What the re-watch brought home to me then, is that this is a film relying on visual splendour. There is one scene in this movie which rivals the alleyway kiss of the first for being the iconic moment everyone remembers – the stopping of the train and specifically Peter waking up surrounded by people and realising he is not wearing his mask, before a young boy hands it back to him assuring him ‘we won’t tell nobody’ to the nods of the rest of the assembly. It’s a powerful visual, indeed a powerful moment for a character whose struggles and neuroses are so intimately tied to identity and his need to protect it. It’s also probably the only scene in the film which carries actual weight and heft relating to its subject matter, and this is likely why it endures in the memory long after most of the rest of it fades. Other things I had locked in my memory were Mary Jane running from her wedding, Doc Ock throwing a car at Parker through a window and Aunt May speechifying on the virtues of heroes. It’s that sort of movie – visual splendour and occasional moments of genuine impact conspiring to glaze over a slightly dull, repetitive retread of the original themes which lacks most of the depth and nuance afforded to the characters in that entry.
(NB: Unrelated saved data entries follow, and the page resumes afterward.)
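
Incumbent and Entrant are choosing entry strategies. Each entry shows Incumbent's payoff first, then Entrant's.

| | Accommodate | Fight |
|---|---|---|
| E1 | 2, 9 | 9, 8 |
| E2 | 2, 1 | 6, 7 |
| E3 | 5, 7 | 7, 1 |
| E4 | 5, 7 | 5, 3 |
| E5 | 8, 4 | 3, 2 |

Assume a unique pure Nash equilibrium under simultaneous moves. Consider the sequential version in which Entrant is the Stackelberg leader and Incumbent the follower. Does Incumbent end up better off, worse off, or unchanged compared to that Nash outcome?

better off

Solve by backward induction (Entrant leads).
- Accommodate: BR = E5, leader payoff 4.
- Fight: BR = E1, leader payoff 8.
Entrant's induced payoffs are 4, 8, so Entrant commits to Fight. Subgame-perfect outcome: (E1, Fight) with payoffs (9, 8).
For the simultaneous game, intersect best replies.
Incumbent's best replies: Accommodate→E5; Fight→E1.
Entrant's best replies: E1→Accommodate; E2→Fight; E3→Accommodate; E4→Accommodate; E5→Accommodate.
Only (E5, Accommodate) has each player best-responding; Nash payoffs (8, 4).
Incumbent earns 9 sequentially versus 8 at the Nash outcome: better off.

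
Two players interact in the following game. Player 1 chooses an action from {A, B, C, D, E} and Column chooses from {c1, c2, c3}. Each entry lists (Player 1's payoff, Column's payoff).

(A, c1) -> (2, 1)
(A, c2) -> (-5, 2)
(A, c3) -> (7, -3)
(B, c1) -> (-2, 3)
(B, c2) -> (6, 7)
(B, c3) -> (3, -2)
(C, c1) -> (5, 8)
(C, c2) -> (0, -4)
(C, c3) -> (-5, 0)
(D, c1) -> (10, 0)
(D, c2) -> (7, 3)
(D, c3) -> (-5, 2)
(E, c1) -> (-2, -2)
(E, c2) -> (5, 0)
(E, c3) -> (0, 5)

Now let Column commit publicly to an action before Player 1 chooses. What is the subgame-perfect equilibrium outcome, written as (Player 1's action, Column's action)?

(D, c2)

Player 1 best-responds to each possible Column move:
- c1: BR = D, leader payoff 0.
- c2: BR = D, leader payoff 3.
- c3: BR = A, leader payoff -3.
Maximizing over 0, 3, -3, Column chooses c2. Subgame-perfect outcome: (D, c2) with payoffs (7, 3).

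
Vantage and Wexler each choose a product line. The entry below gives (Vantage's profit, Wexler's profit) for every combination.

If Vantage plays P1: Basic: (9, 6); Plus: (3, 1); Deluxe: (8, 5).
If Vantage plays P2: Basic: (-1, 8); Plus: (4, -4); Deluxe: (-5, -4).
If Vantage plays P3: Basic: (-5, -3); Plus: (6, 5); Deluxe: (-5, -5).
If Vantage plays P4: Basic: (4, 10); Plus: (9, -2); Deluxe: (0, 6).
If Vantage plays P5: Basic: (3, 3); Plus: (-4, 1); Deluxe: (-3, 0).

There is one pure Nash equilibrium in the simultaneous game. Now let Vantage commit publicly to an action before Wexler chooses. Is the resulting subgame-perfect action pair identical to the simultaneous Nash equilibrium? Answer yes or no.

yes

Backward induction with Vantage moving first.
- P1: BR = Basic, leader payoff 9.
- P2: BR = Basic, leader payoff -1.
- P3: BR = Plus, leader payoff 6.
- P4: BR = Basic, leader payoff 4.
- P5: BR = Basic, leader payoff 3.
Maximizing over 9, -1, 6, 4, 3, Vantage chooses P1. Subgame-perfect outcome: (P1, Basic) with payoffs (9, 6).
Under simultaneous play:
Vantage's best replies: Basic→P1; Plus→P4; Deluxe→P1.
Wexler's best replies: P1→Basic; P2→Basic; P3→Plus; P4→Basic; P5→Basic.
The unique mutual best reply is (P1, Basic), giving (9, 6).
Sequential outcome (P1, Basic) coincides with the Nash profile (P1, Basic).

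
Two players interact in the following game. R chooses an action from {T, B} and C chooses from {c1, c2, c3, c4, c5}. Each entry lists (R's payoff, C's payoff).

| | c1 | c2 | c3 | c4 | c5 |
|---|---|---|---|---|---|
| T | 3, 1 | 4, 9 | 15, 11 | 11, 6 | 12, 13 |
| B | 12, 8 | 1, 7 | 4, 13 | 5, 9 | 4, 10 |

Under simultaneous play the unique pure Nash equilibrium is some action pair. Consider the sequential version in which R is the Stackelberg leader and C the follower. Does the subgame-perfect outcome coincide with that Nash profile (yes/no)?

yes

C best-responds to each possible R move:
- T: C compares 1, 9, 11, 6, 13 and picks c5; R would get 12.
- B: C compares 8, 7, 13, 9, 10 and picks c3; R would get 4.
R's induced payoffs are 12, 4, so R commits to T. Subgame-perfect outcome: (T, c5) with payoffs (12, 13).
Now find the simultaneous Nash equilibrium.
R's best replies: c1→B; c2→T; c3→T; c4→T; c5→T.
C's best replies: T→c5; B→c3.
The unique mutual best reply is (T, c5), giving (12, 13).
Sequential outcome (T, c5) coincides with the Nash profile (T, c5).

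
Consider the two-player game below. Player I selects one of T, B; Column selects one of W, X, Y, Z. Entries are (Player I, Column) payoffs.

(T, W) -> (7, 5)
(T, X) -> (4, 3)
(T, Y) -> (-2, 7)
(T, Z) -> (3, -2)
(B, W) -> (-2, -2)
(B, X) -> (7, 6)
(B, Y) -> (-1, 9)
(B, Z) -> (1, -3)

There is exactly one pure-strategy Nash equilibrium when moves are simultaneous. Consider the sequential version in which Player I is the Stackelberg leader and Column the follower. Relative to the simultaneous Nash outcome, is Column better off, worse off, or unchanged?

Backward induction with Player I moving first.
- T: Column compares 5, 3, 7, -2 and picks Y; Player I would get -2.
- B: Column compares -2, 6, 9, -3 and picks Y; Player I would get -1.
Player I's induced payoffs are -2, -1, so Player I commits to B. Subgame-perfect outcome: (B, Y) with payoffs (-1, 9).
For the simultaneous game, intersect best replies.
Player I's best replies: W→T; X→B; Y→B; Z→T.
Column's best replies: T→Y; B→Y.
Only (B, Y) has each player best-responding; Nash payoffs (-1, 9).
Column earns 9 sequentially versus 9 at the Nash outcome: unchanged.

unchanged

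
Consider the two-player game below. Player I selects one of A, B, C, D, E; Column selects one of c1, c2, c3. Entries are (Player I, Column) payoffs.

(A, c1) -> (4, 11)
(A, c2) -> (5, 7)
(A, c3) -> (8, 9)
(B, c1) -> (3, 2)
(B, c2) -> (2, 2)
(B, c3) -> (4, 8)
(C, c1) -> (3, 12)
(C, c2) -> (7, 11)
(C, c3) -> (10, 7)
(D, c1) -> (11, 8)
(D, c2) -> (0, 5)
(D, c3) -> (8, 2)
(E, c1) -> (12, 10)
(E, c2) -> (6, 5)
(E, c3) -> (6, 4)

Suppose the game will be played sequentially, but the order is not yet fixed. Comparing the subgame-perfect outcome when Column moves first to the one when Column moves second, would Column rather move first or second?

first

If Player I leads: Column's best replies are A→c1, B→c3, C→c1, D→c1, E→c1; Player I's induced payoffs 4, 4, 3, 11, 12; outcome (E, c1), payoffs (12, 10).
If Column leads: Player I's best replies are c1→E, c2→C, c3→C; Column's induced payoffs 10, 11, 7; outcome (C, c2), payoffs (7, 11).
Column gets 11 moving first and 10 moving second, so Column prefers to move first.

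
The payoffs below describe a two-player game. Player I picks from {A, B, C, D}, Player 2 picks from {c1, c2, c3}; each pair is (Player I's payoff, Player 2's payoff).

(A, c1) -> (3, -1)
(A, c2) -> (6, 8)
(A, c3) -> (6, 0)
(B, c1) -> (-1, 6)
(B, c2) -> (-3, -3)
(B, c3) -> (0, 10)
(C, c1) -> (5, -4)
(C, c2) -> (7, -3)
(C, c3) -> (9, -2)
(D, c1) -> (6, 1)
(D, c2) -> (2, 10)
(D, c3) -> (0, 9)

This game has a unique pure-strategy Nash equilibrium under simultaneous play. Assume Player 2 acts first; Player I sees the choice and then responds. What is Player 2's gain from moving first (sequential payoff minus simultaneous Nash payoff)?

3

Solve by backward induction (Player 2 leads).
- c1 → Player I plays D (best of 3, -1, 5, 6); Player 2 gets 1.
- c2 → Player I plays C (best of 6, -3, 7, 2); Player 2 gets -3.
- c3 → Player I plays C (best of 6, 0, 9, 0); Player 2 gets -2.
Maximizing over 1, -3, -2, Player 2 chooses c1. Subgame-perfect outcome: (D, c1) with payoffs (6, 1).
Now find the simultaneous Nash equilibrium.
Player I's best replies: c1→D; c2→C; c3→C.
Player 2's best replies: A→c2; B→c3; C→c3; D→c2.
The unique mutual best reply is (C, c3), giving (9, -2).
Player 2's commitment gain: 1 − -2 = 3.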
I began by confessing I had never liked this film as much as the first at the time of release. I end by acknowledging that there were reasons for that way beyond whatever logic me of 14 years and far less movie-analysing experience produced at the time. Thematically unadventurous, with a script which lets down everyone but nobody more than the women, this is the sort of sequel where it just feels like everyone turned up for the money. There’s no real passion on display from either the cast or the script, and the movie tries to cover it with pretty visuals and snark. Not one for the ages, then, and certainly not up to the standards of the current crop of MCU entries. Like Mary Jane, I find myself consistently disappointed by Peter Parker here.